Open albertcthomas opened 5 years ago

albertcthomas commented 5 years ago

I think the default value for nu in the OneClassSVM should be 0.1 and not 0.5. As nu roughly corresponds to the fraction of outliers, it makes more sense to set it to a lower value.

amueller commented 5 years ago

Why 0.1 and/or why 0.5? I assume we took the default from liblinear. I would rather not change it unless there's significant evidence that the current value doesn't make sense.

albertcthomas commented 5 years ago

For outlier detection I think that we always assume the proportion of outliers to be small, say 5 or 10% rather than 50%. For novelty detection, nu is the false positive rate that we also want to be small in general. The scikit-learn examples involving the OneClassSVM use the following values for nu: 0.1, 0.1, 0.15, 0.261.

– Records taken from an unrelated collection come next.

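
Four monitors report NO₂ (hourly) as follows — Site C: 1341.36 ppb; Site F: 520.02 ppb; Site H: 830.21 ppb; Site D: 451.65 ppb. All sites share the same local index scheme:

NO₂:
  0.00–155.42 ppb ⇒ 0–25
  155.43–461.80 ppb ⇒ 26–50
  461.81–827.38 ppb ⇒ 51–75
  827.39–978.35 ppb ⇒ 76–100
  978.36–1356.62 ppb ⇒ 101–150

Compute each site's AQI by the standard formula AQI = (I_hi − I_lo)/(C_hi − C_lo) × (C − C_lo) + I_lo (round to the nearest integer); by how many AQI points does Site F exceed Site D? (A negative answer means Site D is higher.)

6

Site C: 1341.36 ∈ [978.36, 1356.62] ↔ index [101, 150].
101 + (1341.36−978.36)·(150−101)/(1356.62−978.36) = 101 + 363.00·49/378.26 ≈ 148.02, so AQI = 148.
Site F 520.02: bracket 461.81–827.38 → index 51–75; slope 24/365.57, offset 58.21.
AQI = 51 + 24/365.57·58.21 ≈ 54.82 ⇒ 55.
Site H 830.21: bracket 827.39–978.35 → index 76–100; slope 24/150.96, offset 2.82.
AQI = 76 + 24/150.96·2.82 ≈ 76.45 ⇒ 76.
Site D: row 155.43–461.80 (AQI 26–50). (50−26)·(451.65−155.43)/(461.80−155.43) + 26 = 24·296.22/306.37 + 26 ≈ 49.20 → 49.
AQIs: Site C=148, Site F=55, Site H=76, Site D=49. Site F (55) − Site D (49) = 6.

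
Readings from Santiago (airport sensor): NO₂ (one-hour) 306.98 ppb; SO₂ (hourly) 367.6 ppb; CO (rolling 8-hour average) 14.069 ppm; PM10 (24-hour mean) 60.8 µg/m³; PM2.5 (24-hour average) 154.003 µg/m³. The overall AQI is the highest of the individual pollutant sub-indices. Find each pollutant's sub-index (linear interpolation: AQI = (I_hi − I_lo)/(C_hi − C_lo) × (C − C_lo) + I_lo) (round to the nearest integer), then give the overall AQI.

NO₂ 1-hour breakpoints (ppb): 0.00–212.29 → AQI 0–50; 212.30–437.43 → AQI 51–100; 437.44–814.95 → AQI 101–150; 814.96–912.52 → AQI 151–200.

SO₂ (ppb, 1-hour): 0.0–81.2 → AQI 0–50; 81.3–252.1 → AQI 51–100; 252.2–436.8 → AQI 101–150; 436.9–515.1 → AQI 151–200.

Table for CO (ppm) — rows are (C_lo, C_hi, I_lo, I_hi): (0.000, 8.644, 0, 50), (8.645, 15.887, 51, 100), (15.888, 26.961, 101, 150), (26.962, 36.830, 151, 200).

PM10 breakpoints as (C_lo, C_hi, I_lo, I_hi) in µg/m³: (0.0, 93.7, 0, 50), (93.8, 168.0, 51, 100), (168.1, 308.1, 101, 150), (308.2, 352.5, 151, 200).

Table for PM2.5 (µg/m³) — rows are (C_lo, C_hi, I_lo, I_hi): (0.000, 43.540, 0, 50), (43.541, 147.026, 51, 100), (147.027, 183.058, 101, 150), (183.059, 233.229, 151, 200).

NO₂: 306.98 lies in 212.30–437.43, so I_lo=51, I_hi=100, C_lo=212.30, C_hi=437.43.
(100−51)/(437.43−212.30) × (306.98−212.30) + 51 = 49/225.13 × 94.68 + 51 ≈ 71.61 → 72.
SO₂: row 252.2–436.8 (AQI 101–150). (150−101)·(367.6−252.2)/(436.8−252.2) + 101 = 49·115.4/184.6 + 101 ≈ 131.63 → 132.
CO: 14.069 ∈ [8.645, 15.887] ↔ index [51, 100].
51 + (14.069−8.645)·(100−51)/(15.887−8.645) = 51 + 5.424·49/7.242 ≈ 87.70, so AQI = 88.
PM10 60.8: bracket 0.0–93.7 → index 0–50; slope 50/93.7, offset 60.8.
AQI = 0 + 50/93.7·60.8 ≈ 32.44 ⇒ 32.
PM2.5: 154.003 ∈ [147.027, 183.058] ↔ index [101, 150].
101 + (154.003−147.027)·(150−101)/(183.058−147.027) = 101 + 6.976·49/36.031 ≈ 110.49, so AQI = 110.
Sub-indices: NO₂→72, SO₂→132, CO→88, PM10→32, PM2.5→110. Overall AQI = max = 132; dominant pollutant is SO₂.
AQI 132: Unhealthy for Sensitive Groups.

132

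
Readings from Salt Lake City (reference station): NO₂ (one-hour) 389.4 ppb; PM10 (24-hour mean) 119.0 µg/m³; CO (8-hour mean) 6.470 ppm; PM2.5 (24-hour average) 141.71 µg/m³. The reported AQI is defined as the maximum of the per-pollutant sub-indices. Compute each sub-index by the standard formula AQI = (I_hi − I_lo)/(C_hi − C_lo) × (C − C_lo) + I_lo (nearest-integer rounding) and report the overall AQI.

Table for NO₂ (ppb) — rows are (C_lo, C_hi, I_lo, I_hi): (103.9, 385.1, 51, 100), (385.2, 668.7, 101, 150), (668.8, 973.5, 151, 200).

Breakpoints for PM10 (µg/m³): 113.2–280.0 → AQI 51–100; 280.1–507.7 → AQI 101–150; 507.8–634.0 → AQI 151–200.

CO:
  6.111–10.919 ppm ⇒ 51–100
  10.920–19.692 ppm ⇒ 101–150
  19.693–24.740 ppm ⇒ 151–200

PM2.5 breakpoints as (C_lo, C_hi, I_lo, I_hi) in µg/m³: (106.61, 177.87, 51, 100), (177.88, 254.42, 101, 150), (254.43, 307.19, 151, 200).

NO₂: row 385.2–668.7 (AQI 101–150). (150−101)·(389.4−385.2)/(668.7−385.2) + 101 = 49·4.2/283.5 + 101 ≈ 101.73 → 102.
PM10: 119.0 lies in 113.2–280.0, so I_lo=51, I_hi=100, C_lo=113.2, C_hi=280.0.
(100−51)/(280.0−113.2) × (119.0−113.2) + 51 = 49/166.8 × 5.8 + 51 ≈ 52.70 → 53.
CO 6.470: bracket 6.111–10.919 → index 51–100; slope 49/4.808, offset 0.359.
AQI = 51 + 49/4.808·0.359 ≈ 54.66 ⇒ 55.
PM2.5: 141.71 lies in 106.61–177.87, so I_lo=51, I_hi=100, C_lo=106.61, C_hi=177.87.
(100−51)/(177.87−106.61) × (141.71−106.61) + 51 = 49/71.26 × 35.10 + 51 ≈ 75.14 → 75.
Sub-indices: NO₂→102, PM10→53, CO→55, PM2.5→75. Overall AQI = max = 102; dominant pollutant is NO₂.

102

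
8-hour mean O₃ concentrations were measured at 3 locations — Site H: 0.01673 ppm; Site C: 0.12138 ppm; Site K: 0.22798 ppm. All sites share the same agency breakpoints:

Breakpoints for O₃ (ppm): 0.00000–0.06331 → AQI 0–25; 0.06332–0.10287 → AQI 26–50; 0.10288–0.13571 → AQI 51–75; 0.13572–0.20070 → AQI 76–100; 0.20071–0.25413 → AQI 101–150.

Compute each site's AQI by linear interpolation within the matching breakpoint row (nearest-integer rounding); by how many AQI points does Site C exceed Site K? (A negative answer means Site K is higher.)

Site H 0.01673: bracket 0.00000–0.06331 → index 0–25; slope 25/0.06331, offset 0.01673.
AQI = 0 + 25/0.06331·0.01673 ≈ 6.61 ⇒ 7.
Site C: 0.12138 ∈ [0.10288, 0.13571] ↔ index [51, 75].
51 + (0.12138−0.10288)·(75−51)/(0.13571−0.10288) = 51 + 0.01850·24/0.03283 ≈ 64.52, so AQI = 65.
Site K: row 0.20071–0.25413 (AQI 101–150). (150−101)·(0.22798−0.20071)/(0.25413−0.20071) + 101 = 49·0.02727/0.05342 + 101 ≈ 126.01 → 126.
AQIs: Site H=7, Site C=65, Site K=126. Site C (65) − Site K (126) = -61.

-61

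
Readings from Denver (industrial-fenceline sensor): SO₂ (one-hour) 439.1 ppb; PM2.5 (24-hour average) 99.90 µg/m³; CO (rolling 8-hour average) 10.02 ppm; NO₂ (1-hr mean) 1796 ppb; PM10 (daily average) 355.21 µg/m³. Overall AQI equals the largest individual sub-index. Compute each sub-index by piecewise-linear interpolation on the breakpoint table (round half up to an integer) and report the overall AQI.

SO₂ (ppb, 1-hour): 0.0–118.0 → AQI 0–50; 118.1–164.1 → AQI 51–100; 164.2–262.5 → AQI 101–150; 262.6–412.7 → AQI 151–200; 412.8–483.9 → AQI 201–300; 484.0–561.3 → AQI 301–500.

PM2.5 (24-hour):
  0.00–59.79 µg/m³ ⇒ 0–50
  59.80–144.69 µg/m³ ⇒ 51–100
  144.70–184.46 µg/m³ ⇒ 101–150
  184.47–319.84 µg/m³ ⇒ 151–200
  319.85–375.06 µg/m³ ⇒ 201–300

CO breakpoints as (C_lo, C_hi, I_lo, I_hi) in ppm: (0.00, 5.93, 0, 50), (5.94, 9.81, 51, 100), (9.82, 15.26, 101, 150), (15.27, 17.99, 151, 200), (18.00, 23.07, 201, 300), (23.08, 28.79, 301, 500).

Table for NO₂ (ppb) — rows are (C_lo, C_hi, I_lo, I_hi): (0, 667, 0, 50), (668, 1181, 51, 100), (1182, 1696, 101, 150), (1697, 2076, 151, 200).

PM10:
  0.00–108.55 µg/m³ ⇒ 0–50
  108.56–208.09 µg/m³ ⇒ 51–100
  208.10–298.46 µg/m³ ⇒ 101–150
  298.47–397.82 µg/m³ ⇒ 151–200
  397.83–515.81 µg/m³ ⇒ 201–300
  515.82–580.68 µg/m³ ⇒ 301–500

238

SO₂ 439.1: bracket 412.8–483.9 → index 201–300; slope 99/71.1, offset 26.3.
AQI = 201 + 99/71.1·26.3 ≈ 237.62 ⇒ 238.
PM2.5: row 59.80–144.69 (AQI 51–100). (100−51)·(99.90−59.80)/(144.69−59.80) + 51 = 49·40.10/84.89 + 51 ≈ 74.15 → 74.
CO: 10.02 ∈ [9.82, 15.26] ↔ index [101, 150].
101 + (10.02−9.82)·(150−101)/(15.26−9.82) = 101 + 0.20·49/5.44 ≈ 102.80, so AQI = 103.
NO₂: 1796 lies in 1697–2076, so I_lo=151, I_hi=200, C_lo=1697, C_hi=2076.
(200−151)/(2076−1697) × (1796−1697) + 151 = 49/379 × 99 + 151 ≈ 163.80 → 164.
PM10: 355.21 lies in 298.47–397.82, so I_lo=151, I_hi=200, C_lo=298.47, C_hi=397.82.
(200−151)/(397.82−298.47) × (355.21−298.47) + 151 = 49/99.35 × 56.74 + 151 ≈ 178.98 → 179.
Sub-indices: SO₂→238, PM2.5→74, CO→103, NO₂→164, PM10→179. Overall AQI = max = 238; dominant pollutant is SO₂.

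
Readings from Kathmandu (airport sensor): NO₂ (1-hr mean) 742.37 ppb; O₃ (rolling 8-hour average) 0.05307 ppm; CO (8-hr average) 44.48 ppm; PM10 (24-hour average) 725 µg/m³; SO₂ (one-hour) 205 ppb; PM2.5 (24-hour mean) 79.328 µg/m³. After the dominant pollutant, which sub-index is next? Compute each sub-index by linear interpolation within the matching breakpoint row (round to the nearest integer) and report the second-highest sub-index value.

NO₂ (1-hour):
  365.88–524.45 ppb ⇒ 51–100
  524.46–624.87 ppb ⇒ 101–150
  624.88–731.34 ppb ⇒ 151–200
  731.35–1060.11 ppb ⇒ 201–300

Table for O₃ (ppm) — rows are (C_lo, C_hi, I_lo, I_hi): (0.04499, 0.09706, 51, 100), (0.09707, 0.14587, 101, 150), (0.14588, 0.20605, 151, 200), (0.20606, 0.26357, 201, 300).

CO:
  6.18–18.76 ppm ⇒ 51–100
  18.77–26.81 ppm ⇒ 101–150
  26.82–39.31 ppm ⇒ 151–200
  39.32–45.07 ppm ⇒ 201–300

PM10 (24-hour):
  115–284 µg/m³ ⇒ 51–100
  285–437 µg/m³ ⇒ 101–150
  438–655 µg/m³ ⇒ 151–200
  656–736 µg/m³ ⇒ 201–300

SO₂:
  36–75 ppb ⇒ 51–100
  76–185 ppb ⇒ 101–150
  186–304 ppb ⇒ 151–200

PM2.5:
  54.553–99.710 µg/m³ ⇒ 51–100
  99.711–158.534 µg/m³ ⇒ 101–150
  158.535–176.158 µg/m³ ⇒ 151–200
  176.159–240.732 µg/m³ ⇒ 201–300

NO₂: row 731.35–1060.11 (AQI 201–300). (300−201)·(742.37−731.35)/(1060.11−731.35) + 201 = 99·11.02/328.76 + 201 ≈ 204.32 → 204.
O₃: 0.05307 lies in 0.04499–0.09706, so I_lo=51, I_hi=100, C_lo=0.04499, C_hi=0.09706.
(100−51)/(0.09706−0.04499) × (0.05307−0.04499) + 51 = 49/0.05207 × 0.00808 + 51 ≈ 58.60 → 59.
CO: row 39.32–45.07 (AQI 201–300). (300−201)·(44.48−39.32)/(45.07−39.32) + 201 = 99·5.16/5.75 + 201 ≈ 289.84 → 290.
PM10: 725 lies in 656–736, so I_lo=201, I_hi=300, C_lo=656, C_hi=736.
(300−201)/(736−656) × (725−656) + 201 = 99/80 × 69 + 201 ≈ 286.39 → 286.
SO₂: 205 ∈ [186, 304] ↔ index [151, 200].
151 + (205−186)·(200−151)/(304−186) = 151 + 19·49/118 ≈ 158.89, so AQI = 159.
PM2.5: 79.328 ∈ [54.553, 99.710] ↔ index [51, 100].
51 + (79.328−54.553)·(100−51)/(99.710−54.553) = 51 + 24.775·49/45.157 ≈ 77.88, so AQI = 78.
Sub-indices: NO₂→204, O₃→59, CO→290, PM10→286, SO₂→159, PM2.5→78. Ranked high→low: 290, 286, 204, 159, 78, 59. Second-highest sub-index = 286.

286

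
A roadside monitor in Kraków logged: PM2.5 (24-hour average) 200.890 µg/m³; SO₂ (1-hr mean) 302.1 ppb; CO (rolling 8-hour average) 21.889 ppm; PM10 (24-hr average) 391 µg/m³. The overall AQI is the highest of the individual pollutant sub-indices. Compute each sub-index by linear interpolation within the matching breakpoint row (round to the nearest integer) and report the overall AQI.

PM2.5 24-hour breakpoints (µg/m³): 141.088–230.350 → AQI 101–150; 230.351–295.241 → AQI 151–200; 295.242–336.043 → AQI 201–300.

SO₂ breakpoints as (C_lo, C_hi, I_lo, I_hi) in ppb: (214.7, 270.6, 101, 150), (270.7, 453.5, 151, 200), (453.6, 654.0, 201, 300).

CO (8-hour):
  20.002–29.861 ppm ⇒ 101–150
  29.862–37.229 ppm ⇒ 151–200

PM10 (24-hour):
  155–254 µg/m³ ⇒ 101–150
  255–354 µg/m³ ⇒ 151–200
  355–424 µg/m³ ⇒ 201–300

253

PM2.5: row 141.088–230.350 (AQI 101–150). (150−101)·(200.890−141.088)/(230.350−141.088) + 101 = 49·59.802/89.262 + 101 ≈ 133.83 → 134.
SO₂ 302.1: bracket 270.7–453.5 → index 151–200; slope 49/182.8, offset 31.4.
AQI = 151 + 49/182.8·31.4 ≈ 159.42 ⇒ 159.
CO: 21.889 lies in 20.002–29.861, so I_lo=101, I_hi=150, C_lo=20.002, C_hi=29.861.
(150−101)/(29.861−20.002) × (21.889−20.002) + 101 = 49/9.859 × 1.887 + 101 ≈ 110.38 → 110.
PM10: 391 ∈ [355, 424] ↔ index [201, 300].
201 + (391−355)·(300−201)/(424−355) = 201 + 36·99/69 ≈ 252.65, so AQI = 253.
Sub-indices: PM2.5→134, SO₂→159, CO→110, PM10→253. Overall AQI = max = 253; dominant pollutant is PM10.
AQI 253: Very Unhealthy.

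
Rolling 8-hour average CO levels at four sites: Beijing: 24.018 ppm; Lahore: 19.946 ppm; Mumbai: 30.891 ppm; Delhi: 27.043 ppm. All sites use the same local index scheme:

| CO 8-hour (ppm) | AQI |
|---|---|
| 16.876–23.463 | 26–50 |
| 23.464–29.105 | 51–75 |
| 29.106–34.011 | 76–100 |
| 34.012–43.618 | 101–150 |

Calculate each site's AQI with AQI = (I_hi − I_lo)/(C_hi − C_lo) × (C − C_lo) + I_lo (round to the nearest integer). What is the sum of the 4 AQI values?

Beijing: 24.018 ∈ [23.464, 29.105] ↔ index [51, 75].
51 + (24.018−23.464)·(75−51)/(29.105−23.464) = 51 + 0.554·24/5.641 ≈ 53.36, so AQI = 53.
Lahore: 19.946 ∈ [16.876, 23.463] ↔ index [26, 50].
26 + (19.946−16.876)·(50−26)/(23.463−16.876) = 26 + 3.070·24/6.587 ≈ 37.19, so AQI = 37.
Mumbai: 30.891 lies in 29.106–34.011, so I_lo=76, I_hi=100, C_lo=29.106, C_hi=34.011.
(100−76)/(34.011−29.106) × (30.891−29.106) + 76 = 24/4.905 × 1.785 + 76 ≈ 84.73 → 85.
Delhi: 27.043 lies in 23.464–29.105, so I_lo=51, I_hi=75, C_lo=23.464, C_hi=29.105.
(75−51)/(29.105−23.464) × (27.043−23.464) + 51 = 24/5.641 × 3.579 + 51 ≈ 66.23 → 66.
AQIs: Beijing=53, Lahore=37, Mumbai=85, Delhi=66. Sum = 53 + 37 + 85 + 66 = 241.

241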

albertcthomas commented 5 years ago

Other outlier detection estimators were all using a contamination parameter with default value equal to 0.1. Now IsolationForest and LOF use 'auto'.

amueller commented 5 years ago

libsvm indeed has

-n nu : set the parameter nu of nu-SVC, one-class SVM, and nu-SVR (default 0.5)

Maybe they just wanted to have it consistent between the three classes, which is indeed not a good reason.

Relevant statement from http://users.cecs.anu.edu.au/~williams/papers/P132.pdf: image

From the discussion in the paper it looks like 0.1 would indeed make more sense if we want to be consistent with the other estimators.

varunpillai commented 5 years ago

what would be the default value in case OneClassSVM is used for Novelty detection rather than Outlier detection

albertcthomas commented 5 years ago

For novelty detection nu corresponds to the false positive rate, hence 0.1 or 0.05 is a usual default value.

varunpillai commented 5 years ago

I guess I am a bit confused with the usage of One class SVM for novelty detection. The documentation says "The training data is not polluted by outliers and we are interested in detecting whether a new observation is an outlier. " So that would mean that the model would consider the entire dataset i provide for training as one class without. However, in reality the model classifies each record as either a 1 or 0 for outlier or not. Is this correct behavior or am I doing something wrong.

albertcthomas commented 5 years ago

This is the correct behavior. The model will classify some records as being outliers even if they are in fact normal records (false positives).

glemaitre commented 2 years ago

I let this issue open since it could make sense to change the default values of OneClassSVM. I closed the associated PR since we need more investigation regarding the stability of the algorithm with a smaller nu default value.